Vitamins In Grapeseed Oil Vs Olive OilPlant oils are a great source of valuable fat-soluble vitamins. A tablespoon of grapeseed oil contains 3.92 mg of vitamin E (alpha-tocopherol). When we look at olive oil... Well, it has more vitamins and nutrients. One tablespoon of olive oil contains:
- 0.08 mg of iron
- 1.94 mg of vitamin E
- 8.1 mg of vitamin K
While grapeseed provides more vitamin E, olive oil gives you a more diverse nutritional profile. Vitamin K and iron are both very important for proper circulation and a healthy cardiovascular system. You will need more than olive oil to get your recommended daily dose but olive oil still gives you a more-than-decent portion of fat-soluble nutrients.
Omega 3's And Omega 6's
I know, I know. This is such a buzzword these days. But we must really talk about omega 3's. Yes, they are important. They are healthy. You want more omega 3's in your life. But it's not for the reason you think. You see, the total amount of omega 3's that you consume doesn't matter nearly as much as the omega 3 to omega 6 balance. Researchers have found that having more omega 6's in your diet, relative to the omega 3 can lead to a whole array of chronic diseases like cardiovascular problems and even cancer. The typical Western diet is very much out of balance on this matter. We eat up to 10 times more omega 6 fatty acids than we really should. Because we are grossly overeating omega-6 fatty acids, it's important to incorporate omega 3's as much as possible and to avoid pure sources of just omega 6. You might have guessed where I am going with this. Grapeseed oil is almost entirely made up of omega 6 fats. It destroys the omega 6 to omega 3 ratio even more! Olive oil, on the other hand, is rich in omega 9 and omega 3 fatty acids. It doesn't do wonders for providing omega 3 balance but at least it does not make things worse. This is yet another reason why the battle of grapeseed oil Vs olive oil ends in favour of olives...

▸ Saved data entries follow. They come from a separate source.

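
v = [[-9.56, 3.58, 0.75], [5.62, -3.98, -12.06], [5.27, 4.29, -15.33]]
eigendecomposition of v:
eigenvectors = [[(0.56+0j), -0.23+0.50j, -0.23-0.50j], [-0.73+0.00j, -0.65+0.00j, -0.65-0.00j], [(-0.4+0j), (-0.27+0.45j), -0.27-0.45j]]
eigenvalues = [(-14.81+0j), (-7.03+3.95j), (-7.03-3.95j)]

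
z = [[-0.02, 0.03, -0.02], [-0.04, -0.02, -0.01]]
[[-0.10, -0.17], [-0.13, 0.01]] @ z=[[0.01, 0.0, 0.00], [0.0, -0.00, 0.00]]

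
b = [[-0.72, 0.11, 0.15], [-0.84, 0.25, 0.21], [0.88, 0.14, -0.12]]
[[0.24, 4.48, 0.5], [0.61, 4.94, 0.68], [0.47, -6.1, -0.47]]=b@[[-0.1, -6.58, -0.06],[3.02, -2.28, -0.21],[-1.09, -0.06, 3.23]]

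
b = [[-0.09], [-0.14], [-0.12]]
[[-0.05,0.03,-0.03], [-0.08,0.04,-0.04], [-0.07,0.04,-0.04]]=b @ [[0.56, -0.32, 0.30]]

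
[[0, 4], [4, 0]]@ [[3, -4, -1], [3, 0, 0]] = [[12, 0, 0], [12, -16, -4]]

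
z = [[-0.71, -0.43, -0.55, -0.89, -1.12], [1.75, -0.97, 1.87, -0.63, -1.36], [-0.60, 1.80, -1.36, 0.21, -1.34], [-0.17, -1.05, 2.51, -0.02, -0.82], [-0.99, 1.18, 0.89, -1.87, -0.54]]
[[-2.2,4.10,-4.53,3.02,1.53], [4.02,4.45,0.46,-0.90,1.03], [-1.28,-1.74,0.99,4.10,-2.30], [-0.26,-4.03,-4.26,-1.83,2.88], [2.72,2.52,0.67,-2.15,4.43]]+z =[[-2.91,  3.67,  -5.08,  2.13,  0.41], [5.77,  3.48,  2.33,  -1.53,  -0.33], [-1.88,  0.06,  -0.37,  4.31,  -3.64], [-0.43,  -5.08,  -1.75,  -1.85,  2.06], [1.73,  3.7,  1.56,  -4.02,  3.89]]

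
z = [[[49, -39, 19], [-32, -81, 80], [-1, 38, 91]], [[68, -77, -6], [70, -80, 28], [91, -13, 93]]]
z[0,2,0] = -1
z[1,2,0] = 91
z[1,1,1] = -80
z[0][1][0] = -32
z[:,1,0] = [-32, 70]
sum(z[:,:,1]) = -252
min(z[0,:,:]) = -81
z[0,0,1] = -39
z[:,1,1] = [-81, -80]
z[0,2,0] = -1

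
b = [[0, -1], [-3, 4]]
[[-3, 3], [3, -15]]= b@[[3, 1], [3, -3]]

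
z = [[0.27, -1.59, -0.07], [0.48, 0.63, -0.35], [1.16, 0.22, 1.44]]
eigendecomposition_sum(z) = [[0.05+0.51j, -0.69+0.30j, (-0.18-0.04j)], [(0.33-0.04j), 0.21+0.44j, -0.02+0.12j], [0.20-0.33j, 0.56+0.14j, 0.09+0.11j]] + [[(0.05-0.51j),  -0.69-0.30j,  -0.18+0.04j],[0.33+0.04j,  0.21-0.44j,  -0.02-0.12j],[0.20+0.33j,  (0.56-0.14j),  0.09-0.11j]] + [[0.17+0.00j,(-0.2+0j),(0.28+0j)],[(-0.18-0j),0.21-0.00j,-0.30-0.00j],[0.75+0.00j,(-0.9+0j),(1.26+0j)]]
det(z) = 2.05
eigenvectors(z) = [[0.71+0.00j, 0.71-0.00j, (0.21+0j)],[(-0.01-0.46j), -0.01+0.46j, -0.23+0.00j],[(-0.43-0.33j), -0.43+0.33j, 0.95+0.00j]]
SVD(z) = [[-0.28,-0.89,-0.36], [0.15,0.33,-0.93], [0.95,-0.31,0.04]] @ diag([1.8808273076550883, 1.6941840745848906, 0.6446153583353803]) @ [[0.58, 0.39, 0.71],  [-0.26, 0.92, -0.29],  [-0.77, -0.01, 0.64]]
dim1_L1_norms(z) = [1.93, 1.46, 2.82]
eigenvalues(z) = [(0.35+1.06j), (0.35-1.06j), (1.65+0j)]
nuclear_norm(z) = 4.22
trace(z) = 2.34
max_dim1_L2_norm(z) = 1.86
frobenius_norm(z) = 2.61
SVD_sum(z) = [[-0.30, -0.20, -0.37], [0.16, 0.11, 0.2], [1.04, 0.7, 1.27]] + [[0.4,-1.39,0.45], [-0.15,0.51,-0.16], [0.14,-0.48,0.16]] + [[0.18,  0.00,  -0.15], [0.46,  0.01,  -0.38], [-0.02,  -0.00,  0.02]]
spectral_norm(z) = 1.88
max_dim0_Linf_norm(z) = 1.59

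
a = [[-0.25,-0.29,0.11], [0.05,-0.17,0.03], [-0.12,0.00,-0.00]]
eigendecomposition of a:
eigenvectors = [[-0.85+0.00j, -0.85-0.00j, (0.15+0j)], [(0.02+0.34j), (0.02-0.34j), 0.24+0.00j], [(-0.33-0.24j), (-0.33+0.24j), 0.96+0.00j]]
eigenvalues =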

Grapeseed Oil Vs Olive Oil: In Summary
Every time a new "fashion food" comes out, I always get a bit suspicious. Sticking to tried and tested things is no way to live but the media hypes things up so much these days... Here is why olive oil wins against grapeseed oil:
- It provides a better quality of fats.
- Olive oil is less likely to be damaged by the heat in cooking (even though it's still not optimal for frying).
- Unlike grapeseed oil, olive oil is not extracted using hexane and it is less likely to contain trace amounts of this harmful chemical.
- Olive oil contains more vitamins than grapeseed oil, which doesn't provide virtually anything other than vitamin E
Of course, grapeseed oil is still much better than canola oil or other highly processed plant oils. If in doubt, however, always choose extra virgin olive oil. It may not have the novelty factor of grapeseed oil but it has been shown to be healthier than the alternative. In short: olive oil wins, period.